Meskipun Departemen Margasatwa Guyana memperbolehkan orang untuk secara legal memperdagangkan ketiga burung tersebut dengan batasan tahunan sebesar 200 ekor per spesies, pemerintah setempat tetap memberikan penerimaan yang lunak terhadap pasar burung lokal, kata laporan tersebut, seraya mencatat bahwa balap burung adalah “pertanyaan yang tidak berkelanjutan” bagi para penyanyi terbaik .

“Mereka terjebak hingga hampir punah di Guyana dan Suriname, dan sama sekali tidak diketahui di negara-negara Amazon lainnya,” kata laporan burung tersebut. “Karena populasi yang biasanya membeli burung-burung ini adalah masyarakat berpenghasilan rendah, spesies ini memberikan hadiah murah dan melanjutkan praktik adat memelihara burung di rumah dan halaman belakang.”

Beberapa burung dijual di Stabroekmarkt, di mana Paul Lall (72) duduk di sudut gelap kios pada suatu pagi sambil membaca koran, sementara burung-burung dalam sangkar melayang di atasnya dan kecoak berlarian di bawah kakinya saat ia menunggu pelanggan. Dia telah menjual burung selama lebih dari 50 tahun dan mengatakan pemiliknya merawat mereka dengan baik karena mereka dianggap sebagai hewan peliharaan.

Dan semakin baik Anda memperlakukan mereka, semakin baik mereka berkicau, kata Lall, seraya mencatat bahwa orang-orang juga mengajak burung berjalan-jalan atau mempekerjakan orang untuk melakukannya.

Peternakan dan penjualan burung merupakan keuntungan bagi mereka yang berjuang untuk bertahan hidup di negara berpenduduk sekitar 800.000 orang ini, yang diperkirakan sepertiganya hidup dalam kemiskinan. Orin Bradford, seorang sopir minibus berusia 30 tahun, mengatakan dia hanya menjual burungnya ketika rekening banknya menyusut.

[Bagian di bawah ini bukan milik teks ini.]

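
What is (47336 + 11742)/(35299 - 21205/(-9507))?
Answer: 280827273/167804399 ≈ 1.6735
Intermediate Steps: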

“Burung adalah bisnis!” ucapnya sambil tersenyum lebar dan menunjukkan sebatang gigi emas. “Terkadang ketika dana hampir habis, kami menggunakannya untuk bangkit kembali.”

Meskipun burung penyanyi sangat populer di Guyana, tidak semua orang menyukainya.

Henry Ochore (35) menghabiskan waktu bertahun-tahun mencoba membujuk teman-temannya untuk melepaskan burung kutilang mereka, sampai dia berhasil meyakinkannya pada minggu lalu.

“Saya tidak suka mereka dikurung,” katanya. “Itu tidak baik.”